Court Opinion

ID: 9763806
Source: CourtListenerOpinion
Date Created: 2023-08-29 02:56:11.953461+00
Date Added: 2024-06-11T07:29:49.745239
License: Public Domain

BARROW, Chief Justice
(concurring and dissenting in part).
I concur in the holding that the trial court erred in declaring appellant an unfit mother; however, I respectfully dissent from the holding that the trial court lacked the judicial power to award the temporary care, custody and control of the minor ■ child to the Bexar County Welfare Department.
This question was recently considered in Page v. Sherrill, 415 S.W.2d 642 (Tex.1967), and after a full review of the authorities, the Supreme Court expressly held that since the district courts are vested with general supervisory control of minors, it has the implied power where immediate action is required to temporarily take a child from the possession of its legal custodian, with or without notice, pending a full hearing.1
The child was brought before the court by the petition for adoption. The evidence, including the investigation of the former environment and antecedents of the child as required by Article 46a., Section 2, Vernon’s Annotated Civil Statutes, convinced the trial judge that immediate action was required regarding the temporary custody of the child. In Leithold v. Plass, 413 S.W.2d 698, 701 (Tex.1967), the Supreme Court recognized that “[tjechnical rules of practice and pleadings are of little importance in determining issues concerning the custody of children.”
Obviously, the order before us did more than simply “dismiss the petition for adoption.” In fact it is styled “Final Judgment Dismissing Application for Adoption and Declaring Natural Mother Unfit and Order Granting Temporary Custody of a Minor.” Furthermore, it is seen that the order expressly directed that Bexar County Child Welfare have temporary care, custody and control of said child “. . . until further orders of this court.” Such order, as in Page, . . contemplates only a temporary interruption of custody to be *878followed by proper notice, appropriate pleadings, and a full hearing . . . .”
I would sever and remand the issue of care and custody of the minor child to district court for such full hearing. See Hendricks v. Curry, 401 S.W.2d 796 (Tex.1966).
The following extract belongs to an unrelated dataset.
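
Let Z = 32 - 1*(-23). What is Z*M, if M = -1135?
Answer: -62425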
. Page v. Sherrill, supra, 415 S.W.2d at page 645: “Since the district courts are vested with general supervisory control of minors, they are charged with the profound responsibility of protecting their health and safety. Effective discharge of this responsibility under situations of emergency will sometime demand immediate action by the courts. Such action may, by necessity, consist of a temporary taking of a child from the possession of its legal custodian, with or without notice, pending a full hearing. It follows that the district court’s power to enter such temporary orders is implied since it is necessarily incidental to the power of general control over minors granted to the district courts by section S of Article V of the Texas Constitution.”